Apesar do jeito simples, das roupas modestas e da ausência de brilho na oratória, o caseiro Francenildo dos Santos Costa, mais conhecido como "Nildo", virou personalidade política das mais comentadas. Desde a entrevista à Agência Estado, no dia 13, quando contradisse, abertamente, o então ministro da Fazenda, Antonio Palocci, ele tem sido tema de debates, homenagens e citações por todo o País. Na quinta-feira (30), será o principal convidado de um ato público que a Ordem dos Advogados do Brasil (OAB) e o Movimento da Indignação à Ação promoverão em São Paulo pela manhã.
Na internet, surgiram 12 comunidades dedicadas a ele na página de relacionamentos Orkut. Sete delas reúnem pessoas a favor dele; e duas, contra. Na comunidade chamada "Obrigado Nildo, Caseiro 10", a dona de casa Cleide Francez Ferreira, de 54 anos, definiu-o como "cidadão exemplar, cidadão-coragem, brasileiro com muito orgulho".
A indignação pelo fato de ele ter passado de testemunha a acusado e de ter os direitos violados levou mais de um internauta a propor o boicote à Caixa Econômica. Um deles até sugeriu o slogan para a campanha de boicote: "Sai da Caixa você também."
Um comerciante de Curitiba, dono de uma loja de produtos para surfistas, fez a seguinte introdução para a comunidade que acabou de criar: "É para todos que acreditam mais nas pessoas simples do que nos engravatados."
O criador da comunidade "Francenildo, o Governo o Calou" que se identifica como Esdras Bittencourt, disse ter sentido vergonha pelo fato de o caseiro não ter sido ouvido no Congresso: "Num casa onde até a dona de um bordel pode falar, um caseiro, trabalhador, teve seu direito de cidadão proibido, por saber demais."
A tendência das comunidades no Orkut pode ser identificada quase sempre pelo título. Como este: "Francenildo É o Cara". Mas há casos em que a primeira impressão engana. O criador da comunidade "Francenildo para Presidente" faz a seguinte pergunta aos participantes: "Qual seria o nome do partido do Francenildo?" E responde: "PCD – Partido dos Caseiros Dedos-Duros."
A coloração partidária das comunidades é marcante, com predominância de grupos simpáticos ao PSDB. Os ataques ao caseiro provêm quase invariavelmente de internautas simpáticos ao PT, para quem "Nildo" faria parte de um esquema destinado a desestabilizar o governo do presidente Luiz Inácio Lula da Silva
O criador da comunidade "Quero Ser Irmão do Francenildo" ironiza o caseiro por causa do dinheiro depositado na conta dele pelo suposto pai biológico: "Também quero 38 mil."
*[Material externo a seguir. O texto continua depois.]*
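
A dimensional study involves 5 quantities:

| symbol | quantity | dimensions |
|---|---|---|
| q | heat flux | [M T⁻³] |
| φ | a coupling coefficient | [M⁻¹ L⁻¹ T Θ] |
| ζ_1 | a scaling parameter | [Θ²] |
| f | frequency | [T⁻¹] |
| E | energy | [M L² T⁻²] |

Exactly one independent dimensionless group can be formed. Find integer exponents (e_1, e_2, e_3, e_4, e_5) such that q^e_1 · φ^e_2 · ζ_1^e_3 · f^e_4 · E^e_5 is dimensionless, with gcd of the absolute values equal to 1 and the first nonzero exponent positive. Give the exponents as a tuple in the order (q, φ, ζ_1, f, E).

M: e_1·(1) + e_2·(-1) + e_3·(0) + e_4·(0) + e_5·(1) = 0
L: e_1·(0) + e_2·(-1) + e_3·(0) + e_4·(0) + e_5·(2) = 0
T: e_1·(-3) + e_2·(1) + e_3·(0) + e_4·(-1) + e_5·(-2) = 0
Θ: e_1·(0) + e_2·(1) + e_3·(2) + e_4·(0) + e_5·(0) = 0
Solving this homogeneous linear system for the smallest-integer solution (first nonzero entry positive) gives (1, 2, -1, -3, 1).

(1, 2, -1, -3, 1)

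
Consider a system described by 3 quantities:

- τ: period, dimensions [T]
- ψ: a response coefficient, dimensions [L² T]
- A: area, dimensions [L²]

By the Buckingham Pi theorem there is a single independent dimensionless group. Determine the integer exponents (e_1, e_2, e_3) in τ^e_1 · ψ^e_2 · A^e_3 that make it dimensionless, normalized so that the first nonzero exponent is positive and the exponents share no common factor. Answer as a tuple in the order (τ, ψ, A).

L: e_1·(0) + e_2·(2) + e_3·(2) = 0
T: e_1·(1) + e_2·(1) + e_3·(0) = 0
Solving this homogeneous linear system for the smallest-integer solution (first nonzero entry positive) gives (1, -1, 1).

(1, -1, 1)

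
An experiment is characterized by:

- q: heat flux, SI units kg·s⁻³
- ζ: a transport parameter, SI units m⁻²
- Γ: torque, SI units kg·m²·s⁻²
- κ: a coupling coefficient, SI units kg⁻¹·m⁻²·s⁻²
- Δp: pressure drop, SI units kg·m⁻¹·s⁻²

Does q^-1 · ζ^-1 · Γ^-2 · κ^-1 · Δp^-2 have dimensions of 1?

no

Sum the exponent of each base dimension across the product:
  M: −[q]_M − [ζ]_M − 2·[Γ]_M − [κ]_M − 2·[Δp]_M = −(1) − (0) − 2·(1) − (-1) − 2·(1) = -4
  L: −[q]_L − [ζ]_L − 2·[Γ]_L − [κ]_L − 2·[Δp]_L = −(0) − (-2) − 2·(2) − (-2) − 2·(-1) = 2
  T: −[q]_T − [ζ]_T − 2·[Γ]_T − [κ]_T − 2·[Δp]_T = −(-3) − (0) − 2·(-2) − (-2) − 2·(-2) = 13
Net dimensions [M⁻⁴ L² T¹³] ≠ [1] — not dimensionless.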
As intervenções não passam por filtro nenhum – o que significa que sobram insultos cabeludos, alguns irreproduzíveis. Para a internauta Cleide, descontados os excessos, trata-se de um espaço democrático, onde todo mundo pode expor abertamente o que pensa.
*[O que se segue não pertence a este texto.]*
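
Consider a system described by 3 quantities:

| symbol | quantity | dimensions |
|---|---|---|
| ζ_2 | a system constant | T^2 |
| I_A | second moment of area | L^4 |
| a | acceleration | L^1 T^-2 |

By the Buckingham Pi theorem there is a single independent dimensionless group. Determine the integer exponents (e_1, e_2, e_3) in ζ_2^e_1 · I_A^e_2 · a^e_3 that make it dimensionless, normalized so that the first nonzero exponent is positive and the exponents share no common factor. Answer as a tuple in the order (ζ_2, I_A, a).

(4, -1, 4)

L: e_1·(0) + e_2·(4) + e_3·(1) = 0
T: e_1·(2) + e_2·(0) + e_3·(-2) = 0
Solving this homogeneous linear system for the smallest-integer solution (first nonzero entry positive) gives (4, -1, 4).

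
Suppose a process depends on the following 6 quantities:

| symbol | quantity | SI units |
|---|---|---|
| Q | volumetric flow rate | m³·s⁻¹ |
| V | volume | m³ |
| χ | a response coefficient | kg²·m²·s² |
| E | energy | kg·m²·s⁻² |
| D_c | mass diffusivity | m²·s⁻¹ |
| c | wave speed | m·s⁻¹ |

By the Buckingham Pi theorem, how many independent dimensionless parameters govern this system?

There are 6 variables and 3 base dimensions (M, L, T).
The dimension matrix has rank 3.
Independent dimensionless groups: 6 − 3 = 3.

3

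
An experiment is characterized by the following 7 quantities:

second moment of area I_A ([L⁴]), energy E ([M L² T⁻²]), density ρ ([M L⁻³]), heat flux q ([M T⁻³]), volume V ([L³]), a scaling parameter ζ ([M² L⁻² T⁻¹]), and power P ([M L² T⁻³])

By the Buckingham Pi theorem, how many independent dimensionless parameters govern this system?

4

There are 7 variables and 3 base dimensions (M, L, T).
The dimension matrix has rank 3.
Independent dimensionless groups: 7 − 3 = 4.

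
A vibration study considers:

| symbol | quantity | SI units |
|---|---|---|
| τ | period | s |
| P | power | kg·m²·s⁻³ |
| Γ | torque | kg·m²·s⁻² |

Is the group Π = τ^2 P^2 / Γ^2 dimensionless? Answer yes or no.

yes

Sum the exponent of each base dimension across the product:
  M: 2·[τ]_M + 2·[P]_M − 2·[Γ]_M = 2·(0) + 2·(1) − 2·(1) = 0
  L: 2·[τ]_L + 2·[P]_L − 2·[Γ]_L = 2·(0) + 2·(2) − 2·(2) = 0
  T: 2·[τ]_T + 2·[P]_T − 2·[Γ]_T = 2·(1) + 2·(-3) − 2·(-2) = 0
All base exponents vanish — dimensionless.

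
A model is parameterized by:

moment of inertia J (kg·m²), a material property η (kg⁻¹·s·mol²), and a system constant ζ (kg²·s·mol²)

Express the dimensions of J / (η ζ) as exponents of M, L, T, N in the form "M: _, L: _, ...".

Collect each base-dimension exponent across the product:
  M: (1) − (-1) − (2) = 0
  L: (2) − (0) − (0) = 2
  T: (0) − (1) − (1) = -2
  N: (0) − (2) − (2) = -4
So the dimensions are [L² T⁻² N⁻⁴].

M: 0, L: 2, T: -2, N: -4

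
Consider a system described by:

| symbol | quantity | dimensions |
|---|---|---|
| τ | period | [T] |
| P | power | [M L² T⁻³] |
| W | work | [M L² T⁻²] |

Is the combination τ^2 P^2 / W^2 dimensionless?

yes

Sum the exponent of each base dimension across the product:
  M: 2·[τ]_M + 2·[P]_M − 2·[W]_M = 2·(0) + 2·(1) − 2·(1) = 0
  L: 2·[τ]_L + 2·[P]_L − 2·[W]_L = 2·(0) + 2·(2) − 2·(2) = 0
  T: 2·[τ]_T + 2·[P]_T − 2·[W]_T = 2·(1) + 2·(-3) − 2·(-2) = 0
All base exponents vanish — dimensionless.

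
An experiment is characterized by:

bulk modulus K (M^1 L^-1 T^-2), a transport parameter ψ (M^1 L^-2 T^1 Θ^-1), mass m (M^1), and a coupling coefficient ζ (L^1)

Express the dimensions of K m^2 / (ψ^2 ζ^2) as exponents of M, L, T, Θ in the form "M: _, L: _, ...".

Collect each base-dimension exponent across the product:
  M: (1) − 2·(1) + 2·(1) − 2·(0) = 1
  L: (-1) − 2·(-2) + 2·(0) − 2·(1) = 1
  T: (-2) − 2·(1) + 2·(0) − 2·(0) = -4
  Θ: (0) − 2·(-1) + 2·(0) − 2·(0) = 2
So the dimensions are [M L T⁻⁴ Θ²].

M: 1, L: 1, T: -4, Θ: 2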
De modo geral, a situação de "Nildo" lembra a de outro cidadão comum, Francisco Eriberto Freire de França, que era motorista do Palácio do Planalto, em 1992, e contradisse o então presidente Fernando Collor de Mello, também numa entrevista.
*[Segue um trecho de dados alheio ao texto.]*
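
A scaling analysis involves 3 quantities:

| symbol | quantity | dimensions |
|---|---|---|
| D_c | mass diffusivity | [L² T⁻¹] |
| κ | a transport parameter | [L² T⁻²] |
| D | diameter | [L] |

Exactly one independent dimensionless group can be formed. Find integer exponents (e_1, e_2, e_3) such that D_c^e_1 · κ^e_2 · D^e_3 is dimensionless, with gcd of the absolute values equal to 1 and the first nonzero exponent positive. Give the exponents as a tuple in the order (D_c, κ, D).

(2, -1, -2)

L: e_1·(2) + e_2·(2) + e_3·(1) = 0
T: e_1·(-1) + e_2·(-2) + e_3·(0) = 0
Solving this homogeneous linear system for the smallest-integer solution (first nonzero entry positive) gives (2, -1, -2).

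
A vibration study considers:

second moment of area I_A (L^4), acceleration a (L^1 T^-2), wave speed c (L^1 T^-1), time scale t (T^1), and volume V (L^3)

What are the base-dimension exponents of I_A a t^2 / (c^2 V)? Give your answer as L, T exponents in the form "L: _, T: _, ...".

L: 0, T: 2

Collect each base-dimension exponent across the product:
  L: (4) + (1) − 2·(1) + 2·(0) − (3) = 0
  T: (0) + (-2) − 2·(-1) + 2·(1) − (0) = 2
So the dimensions are [T²].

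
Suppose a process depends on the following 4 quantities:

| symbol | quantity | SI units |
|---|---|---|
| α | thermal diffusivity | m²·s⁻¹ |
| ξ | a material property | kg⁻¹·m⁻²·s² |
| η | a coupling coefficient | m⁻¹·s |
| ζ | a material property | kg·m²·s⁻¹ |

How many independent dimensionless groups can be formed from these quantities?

There are 4 variables and 3 base dimensions (M, L, T).
The dimension matrix has rank 3.
Independent dimensionless groups: 4 − 3 = 1.

1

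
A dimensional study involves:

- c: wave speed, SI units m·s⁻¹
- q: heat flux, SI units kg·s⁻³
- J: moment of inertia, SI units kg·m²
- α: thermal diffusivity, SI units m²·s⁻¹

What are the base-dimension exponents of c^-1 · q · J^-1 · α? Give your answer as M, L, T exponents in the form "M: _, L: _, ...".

Collect each base-dimension exponent across the product:
  M: −(0) + (1) − (1) + (0) = 0
  L: −(1) + (0) − (2) + (2) = -1
  T: −(-1) + (-3) − (0) + (-1) = -3
So the dimensions are [L⁻¹ T⁻³].

M: 0, L: -1, T: -3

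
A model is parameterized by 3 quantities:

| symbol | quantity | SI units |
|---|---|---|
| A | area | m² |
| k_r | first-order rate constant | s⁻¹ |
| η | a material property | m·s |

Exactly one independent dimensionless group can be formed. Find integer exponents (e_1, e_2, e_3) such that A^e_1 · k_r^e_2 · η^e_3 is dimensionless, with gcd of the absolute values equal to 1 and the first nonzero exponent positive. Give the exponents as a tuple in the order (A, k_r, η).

L: e_1·(2) + e_2·(0) + e_3·(1) = 0
T: e_1·(0) + e_2·(-1) + e_3·(1) = 0
Solving this homogeneous linear system for the smallest-integer solution (first nonzero entry positive) gives (1, -2, -2).

(1, -2, -2)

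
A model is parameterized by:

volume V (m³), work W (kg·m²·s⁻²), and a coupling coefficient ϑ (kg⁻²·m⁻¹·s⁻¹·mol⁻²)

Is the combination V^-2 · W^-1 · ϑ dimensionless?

no

Sum the exponent of each base dimension across the product:
  M: −2·[V]_M − [W]_M + [ϑ]_M = −2·(0) − (1) + (-2) = -3
  L: −2·[V]_L − [W]_L + [ϑ]_L = −2·(3) − (2) + (-1) = -9
  T: −2·[V]_T − [W]_T + [ϑ]_T = −2·(0) − (-2) + (-1) = 1
  N: −2·[V]_N − [W]_N + [ϑ]_N = −2·(0) − (0) + (-2) = -2
Net dimensions [M⁻³ L⁻⁹ T N⁻²] ≠ [1] — not dimensionless.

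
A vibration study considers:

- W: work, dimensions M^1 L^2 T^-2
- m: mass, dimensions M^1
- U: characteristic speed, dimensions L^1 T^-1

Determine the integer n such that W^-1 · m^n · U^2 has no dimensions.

Balance the M exponent: (1)·n from m, plus −(1) + 2·(0) = -1 from the rest, must sum to zero.
n − 1 = 0, so n = 1.

1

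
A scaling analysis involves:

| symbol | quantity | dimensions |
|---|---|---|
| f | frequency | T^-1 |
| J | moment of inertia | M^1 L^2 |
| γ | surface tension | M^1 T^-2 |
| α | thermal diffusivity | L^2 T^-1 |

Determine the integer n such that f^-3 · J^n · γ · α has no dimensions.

-1

Balance the M exponent: (1)·n from J, plus −3·(0) + (1) + (0) = 1 from the rest, must sum to zero.
n + 1 = 0, so n = -1.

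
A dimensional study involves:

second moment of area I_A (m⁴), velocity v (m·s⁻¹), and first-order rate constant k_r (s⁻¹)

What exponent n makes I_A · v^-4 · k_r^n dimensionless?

Balance the T exponent: (-1)·n from k_r, plus (0) − 4·(-1) = 4 from the rest, must sum to zero.
−n + 4 = 0, so n = 4.

4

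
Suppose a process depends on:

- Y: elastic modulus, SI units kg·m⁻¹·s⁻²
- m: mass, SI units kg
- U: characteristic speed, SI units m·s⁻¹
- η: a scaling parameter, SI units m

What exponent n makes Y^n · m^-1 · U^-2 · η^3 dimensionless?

Balance the M exponent: (1)·n from Y, plus −(1) − 2·(0) + 3·(0) = -1 from the rest, must sum to zero.
n − 1 = 0, so n = 1.

1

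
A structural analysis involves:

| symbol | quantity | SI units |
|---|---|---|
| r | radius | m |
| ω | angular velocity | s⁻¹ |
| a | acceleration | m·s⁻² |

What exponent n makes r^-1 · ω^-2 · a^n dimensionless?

1

Balance the L exponent: (1)·n from a, plus −(1) − 2·(0) = -1 from the rest, must sum to zero.
n − 1 = 0, so n = 1.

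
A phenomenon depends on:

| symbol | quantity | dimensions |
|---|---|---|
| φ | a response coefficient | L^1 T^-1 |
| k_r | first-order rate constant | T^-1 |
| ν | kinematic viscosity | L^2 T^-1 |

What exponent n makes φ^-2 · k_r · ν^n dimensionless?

Balance the L exponent: (2)·n from ν, plus −2·(1) + (0) = -2 from the rest, must sum to zero.
2n − 2 = 0, so n = 1.

1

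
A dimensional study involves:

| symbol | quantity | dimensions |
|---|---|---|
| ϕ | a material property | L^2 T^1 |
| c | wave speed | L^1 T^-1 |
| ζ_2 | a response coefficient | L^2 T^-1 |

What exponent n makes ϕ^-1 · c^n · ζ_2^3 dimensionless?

-4

Balance the L exponent: (1)·n from c, plus −(2) + 3·(2) = 4 from the rest, must sum to zero.
n + 4 = 0, so n = -4.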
Ao revelar detalhes do esquema de corrupção chefiado pelo empresário Paulo César Farias, o PC, ele precipitou a derrubada do homem com maiores poderes na República e viveu dias inesquecíveis. Foi capa de revista, recebeu aplausos calorosos no plenário da Câmara e foi apontado como um exemplo de coragem para o País.
Na época, quem chefiava a tropa de choque de Collor, interessada em silenciar França a qualquer preço, era o deputado Roberto Jefferson (PTB-RJ); e um dos maiores defensores do direito de o motorista falar e acusar o presidente era o deputado José Genoino, então um dos expoentes da bancada petista no Congresso. Sempre que podia, Genoino lembrava o fato emblemático de França ser alguém do povo. Vale lembrar uma das frases mais repetidas por Genoino, quando Collor estava prestes a desabar: "É a vingança dos descamisados. Eles elegeram Collor, agora um deles vai derrubá-lo."